12.1058 · Question · 2012-06-13
Département des affaires étrangères
Liquidé
Wortlaut
Le 16 décembre 2011, la ville de Zhanaozen au sud-ouest du Kazakhstan a été le théâtre de répressions sanglantes, ordonnées par le président kazakh Noursoultan Nazarbaïev, envers des ouvriers de l'industrie pétrolière en grève, et durant lesquelles seize personnes ont été assassinées. Réprimé dans le sang, le mouvement de grève a suscité une flambée de violences sans précédent ; de nombreux opposants politiques ont été emprisonnés, d'autres exécutés, alors qu'ils se battaient pour des élections libres. La brutalité avec laquelle la police et les services secrets ont agi est digne des pires dictatures. La communauté internationale regarde ailleurs, pendant que le régime corrompu du Kazakhstan continue à commettre de sérieuses atteintes aux droits de l'homme, notamment la torture des détenus ainsi que les restrictions aux libertés religieuses et aux médias.

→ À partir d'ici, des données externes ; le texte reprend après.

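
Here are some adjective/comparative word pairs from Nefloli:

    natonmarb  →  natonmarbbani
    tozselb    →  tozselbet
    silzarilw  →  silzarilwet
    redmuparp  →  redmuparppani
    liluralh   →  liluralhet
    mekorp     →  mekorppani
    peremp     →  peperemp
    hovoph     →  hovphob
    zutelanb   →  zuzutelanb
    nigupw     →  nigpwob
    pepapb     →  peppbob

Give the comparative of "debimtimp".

"debimtimp" has second-to-last letter 'm'. The one such stem in the data (peremp → peperemp) repeats the first consonant+vowel as a prefix (as does zutelanb), so the same rule applies.
So debimtimp → dedebimtimp.

dedebimtimp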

Le Parlement européen a condamné le 15 mars 2012 la répression violente à l'encontre de manifestants à Zhanaozen, et il a averti que les négociations sur l'accord de partenariat et de coopération avec le Kazakhstan dépendront des progrès en termes de réformes politiques.
Comment la Suisse, au vue des violations graves des droits de l'homme au Kazakhstan, continue à collaborer avec le régime Nazarbaïev sans demander des garanties en matière de respect des droits de l'homme ainsi que le respect des décisions prises au niveau européen ?
Stellungnahme des Bundesrates
La Suisse a des échanges suivis avec les autorités du Kazakhstan sur la question des droits de l'homme. Elle entretient également un dialogue régulier avec le bureau de l'ombudsman et la société civile. Notre ambassade sur place soutient par ailleurs des projets menés par des ONG locales dans les domaines de la migration et de la liberté d'expression.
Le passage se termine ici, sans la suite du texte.